Seit ein paar Wochen finden – nach mehr als einem Jahr Corona-Pause – wieder Gottesdienste in St. Georg statt. Alexander Fuchs vom Erzbischöflichen Bauamt fügt an, dass außerdem die Glockenanlage noch gewartet werde. Dabei werde ein Schalldeckel aus Holz über dem Glockenstuhl installiert. „Damit der Schall nicht nach oben weggeht, sondern besser aus dem Schallfenstern kommt, damit es ein besseres Schallerlebnis gibt.“
Mehr Besucher, mehr Staub
Parallel fänden permanent Staubmessungen statt, um zu sehen, wie es sich auswirke, dass derzeit – wie schon im vorigen Jahr nach dem Lockdown – wieder viele Besucher ein- und ausgehen, so Dörthe Jakobs. Wobei schon frühere Messungen gezeigt hätten, dass es eindeutig weniger Staubentwicklung in der Kirche gebe, wenn eine Besucherlenkung wie in den vergangenen Jahren stattfinde – sprich: St. Georg von Frühjahr bis Herbst tagsüber geschlossen bleibe und nur bei Führungen zugänglich sei.
Eigentlich hatte Dörthe Jakobs gehofft, dass dies bereits in dieser Saison wieder so gehandhabt werden könne. Das gehe aber erst, wenn alles installiert sei. Bei den Arbeiten habe es vor allem wegen Corona Verzögerungen gegeben, erklärte Christoph Hugenschmidt. „Wir waren froh, dass wir am Jahresende mit den Malereien durch waren.“
Neue Sonden für Klimasteuerung
Seit dem Jahr 2003 gibt es in der Kirche eine Klimasteuerung. Über Sonden werden die relative Luftfeuchtigkeit und Temperatur gemessen. Und je nach Bedarf öffnen sich dann automatisch Fenster zum Lüften oder die Bankheizung wird aktiviert, um Kondensatbildung auf den Wänden zu vermeiden. „Wichtig ist ein ganz bestimmter Klimakorridor“, erklärt Dörthe Jakobs. Dies werde nun durch die Installation einer neuen Generation von Sonden, die noch feiner messen, genauer abgestimmt.
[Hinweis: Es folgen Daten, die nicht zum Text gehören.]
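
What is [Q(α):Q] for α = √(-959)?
[Q(α):Q] = 2

[Q(α):Q] equals the degree of the minimal polynomial of α. Here α^2 = -959 and x^2 + 959 is irreducible (d = -959 is squarefree, ≠ 1, hence not a square), so deg(m_α) = 2. Thus [Q(α):Q] = 2.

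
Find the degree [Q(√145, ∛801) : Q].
[Q(√145, ∛801) : Q] = 6

Let L = Q(√145, ∛801). Since Q(√145) ⊂ L and [Q(√145):Q] = 2, the tower law gives 2 | [L:Q]. Likewise Q(∛801) ⊂ L with [Q(∛801):Q] = 3 (because 801 is not a perfect cube), so 3 | [L:Q]. As gcd(2,3) = 1, [L:Q] is divisible by 6. Conversely L is generated over Q by √145 and ∛801, so [L:Q] ≤ 2·3 = 6. Therefore [Q(√145, ∛801) : Q] = 6.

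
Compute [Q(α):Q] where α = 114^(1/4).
[Q(α):Q] = 4

α is a root of x^4 - 114. By Eisenstein's criterion at the prime p = 2 (which divides the constant term 114 but p^2 = 4 does not, since 114 is squarefree), x^4 - 114 is irreducible over Q. Hence [Q(α):Q] = 4.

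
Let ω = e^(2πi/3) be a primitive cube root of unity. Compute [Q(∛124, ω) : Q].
[Q(∛124, ω) : Q] = 6

[Q(∛124):Q] = 3 (min poly x^3 - 124, irreducible since 124 is not a perfect cube). [Q(ω):Q] = 2 (min poly x^2 + x + 1). Since Q(∛124) ⊂ R and ω ∉ R, we have ω ∉ Q(∛124), so x^2 + x + 1 remains irreducible over Q(∛124) and [Q(∛124, ω) : Q(∛124)] = 2. By the tower law, [Q(∛124, ω) : Q] = 3 · 2 = 6. (In fact Q(∛124, ω) is the splitting field of x^3 - 124 over Q.)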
Dörthe Jakobs betonte: „Entscheidend ist, was an den Malereien passiert.“ Es gebe zwei Steuerungssysteme zur Einhaltung des vorgegebenen Klimakorridors. Das eine sorge dafür, dass je nach Temperatur und Luftfeuchte im Raum die Heizung angeht oder sich Fenster öffnen. Das zweite System, für das die Universität Stuttgart zuständig sei, messe noch differenzierter und sei direkt an die Wandmalereien gekoppelt. Dieses System könne das andere übersteuern, falls ein Problem erkannt werde. „Die kontrollieren permanent, haben die Daten auf dem Rechner.“
Arbeiten kosten 540.000 Euro
Von 2015 bis 2017 hatte ein von der Deutschen Bundesstiftung Umwelt gefördertes Projekt zur Raumklimastabilisierung und zum Erhalt der durch Umwelteinflüsse gefährdeten Wandmalereien stattgefunden. Denkmalpfleger und Wissenschaftler untersuchten damals die Gefährdung der Wandmalereien durch Klimaschwankungen. „Messungen zu den Belastungen durch Salze, mikrobiellen Befall und Staubpartikel erbrachten neue Erkenntnisse zu den Schadensmechanismen“, erklärte Jakobs.
Die Kosten für die nun laufenden Wartungsarbeiten bezifferte Christoph Hugenschmidt wie vor einem Jahr weiter mit 540.000 Euro. Nach den aktuellen Prognosen könne die Kalkulation eingehalten werden. Bund und Land fördern die Maßnahme zusammen mit 204.000 Euro, erklärte er. Den Rest müssten die Kirchengemeinde und die Erzdiözese bezahlen.